P-0143 - Gastrointestinal stromal tumours in a cohort of South African patients

Date 28 June 2014
Event World GI 2014
Session Poster Session
Topics GIST
Cancer Aetiology, Epidemiology, Prevention
Presenter Barbara Robertson
Citation Annals of Oncology (2014) 25 (suppl_2): ii14-ii104. 10.1093/annonc/mdu165
Authors B. Robertson1, R. Ramesar2, A. Hunter3, M. Bernon1, M. Locketz4, E. Panieri1, G. Baker5, P. Willem5, A. Vorster2
  • 1Groote Schuur Hospital, University of Cape Town, Cape Town/ZA
  • 2MRC Human Genetics Research Unit, University of Cape Town, Cape Town/ZA
  • 3University of Cape Town, Groote Schuur Hospital, Cape Town/ZA
  • 4National Health Laboratory Services, University of Cape Town, Cape Town/ZA
  • 5National Health Laboratory Services, University of Witwatersrand, Johannesburg/ZA

Abstract

Introduction

Gastrointestinal stromal tumours (GISTs) have not been extensively studied in African populations, which are known to possess great genetic diversity. As mutational status has been linked with clinical response to imatinib and altered mutational profiles may affect disease characteristics, it is important to document the disease profile in African patients. The aim of this study was to review a cohort of South African patients and assess patient and tumour characteristics and treatment outcome.

Methods

All patients with GISTs, referred to Groote Schuur Hospital during 2004 to 2013, were reviewed. Patient demographics, tumour characteristics, treatment and treatment outcomes were recorded. In addition, mutational analysis was performed on formalin fixed paraffin embedded tissue sections.

Results

There were 69 patients in the cohort, with an even gender distribution and a median age of 56 years. Three patients had neurofibromatosis type 1. The most common primary tumour sites were the stomach (56%) and small bowel (23%). Further primary sites included the rectum (6%), mesentery (4%), anus, oesophagus and peritoneum (1.5% each). The primary site could not be established in 6% of patients.

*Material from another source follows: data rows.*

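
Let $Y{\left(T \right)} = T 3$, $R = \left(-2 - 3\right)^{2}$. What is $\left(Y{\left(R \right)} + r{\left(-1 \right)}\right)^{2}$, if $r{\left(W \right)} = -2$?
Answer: $5329$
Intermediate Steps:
$R = 25$ ($R = \left(-5\right)^{2} = 25$)
$Y{\left(T \right)} = 3 T$
$\left(Y{\left(R \right)} + r{\left(-1 \right)}\right)^{2} = \left(3 \cdot 25 - 2\right)^{2} = \left(75 - 2\right)^{2} = 73^{2} = 5329$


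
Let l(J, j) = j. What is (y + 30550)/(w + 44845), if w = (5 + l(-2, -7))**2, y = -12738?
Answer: 17812/44849 ≈ 0.39715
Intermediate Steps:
w = 4 (w = (5 - 7)**2 = (-2)**2 = 4)
(y + 30550)/(w + 44845) = (-12738 + 30550)/(4 + 44845) = 17812/44849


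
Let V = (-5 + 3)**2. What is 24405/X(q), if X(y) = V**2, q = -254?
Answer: 24405/16 ≈ 1525.3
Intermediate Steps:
V = 4 (V = (-2)**2 = 4)
X(y) = 16 (X(y) = 4**2 = 16)
24405/X(q) = 24405/16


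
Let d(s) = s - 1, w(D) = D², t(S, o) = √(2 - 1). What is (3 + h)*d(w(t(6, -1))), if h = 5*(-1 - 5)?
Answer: 0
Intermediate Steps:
t(S, o) = 1 (t(S, o) = √1 = 1)
d(s) = -1 + s
h = -30 (h = 5*(-6) = -30)
(3 + h)*d(w(t(6, -1))) = (3 - 30)*(-1 + 1²) = -27*(-1 + 1) = -27*0 = 0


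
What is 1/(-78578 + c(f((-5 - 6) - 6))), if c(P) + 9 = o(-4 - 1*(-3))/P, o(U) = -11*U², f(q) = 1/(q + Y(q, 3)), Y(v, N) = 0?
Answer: -1/78400 ≈ -1.2755e-5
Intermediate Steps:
f(q) = 1/q (f(q) = 1/(q + 0) = 1/q)
c(P) = -9 - 11/P (c(P) = -9 + (-11*(-4 - 1*(-3))²)/P = -9 + (-11*(-4 + 3)²)/P = -9 + (-11*(-1)²)/P = -9 + (-11*1)/P = -9 - 11/P)
1/(-78578 + c(f((-5 - 6) - 6))) = 1/(-78578 + (-9 - 11/(1/((-5 - 6) - 6)))) = 1/(-78578 + (-9 - 11/(1/(-11 - 6)))) = 1/(-78578 + (-9 - 11/(1/(-17)))) = 1/(-78578 + (-9 - 11/(-1/17))) = 1/(-78578 + (-9 - 11*(-17))) = 1/(-78578 + (-9 + 187)) = 1/(-78578 + 178) = 1/(-78400) = -1/78400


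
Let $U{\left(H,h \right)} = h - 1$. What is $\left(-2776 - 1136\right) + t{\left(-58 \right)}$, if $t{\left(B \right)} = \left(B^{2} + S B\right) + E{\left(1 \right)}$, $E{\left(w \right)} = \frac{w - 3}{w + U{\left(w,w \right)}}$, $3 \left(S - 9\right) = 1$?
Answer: $- \frac{3274}{3} \approx -1091.3$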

The largest tumour diameter had a median of 105 mm. For 39% of the patients the mitotic count was >5/50 high power fields. The primary tumour was resected in 43 patients. A total of 40 patients received imatinib. Five required treatment prior to surgery, four received post-operative adjuvant imatinib while the remaining patients received imatinib for either residual disease after surgery, metastatic disease or locally advanced unresectable disease. For the 36 patients treated with imatinib for locally advanced or metastatic disease, 86% had either a partial response or prolonged stable disease. The median progression free survival was 21.6 months and the median overall survival was 37.5 months. Second line treatment with sunitinib was available for only two patients. Mutational analysis was performed on 34 patients. The distribution of mutations was as follows: KIT exon 11: 67.6%, KIT exon 9: 2.9%, KIT exon 17: 5.8% and PDGFRA exon 18: 5.8% while 20.5% were wild type. Interestingly, one patient had mutations in PDGFRA exon 12 as well as KIT exon 17. Of the three patients who did not respond to imatinib, one was wild type and the mutational status of the others could not be determined.

Conclusion

In this study it was noted that the median age was younger than expected and there was a higher percentage of patients with wild type GISTs than for previously reported populations. Only one patient had a KIT exon 9 mutation. While mutations in KIT and PDGFRA are generally thought to be mutually exclusive, one patient had mutations in both genes. Despite these observations, the distribution of primary sites and the response to imatinib was consistent with that in the literature. Although this is a small sample size, the pattern of mutations of Sotuh African patients appears to be distinct.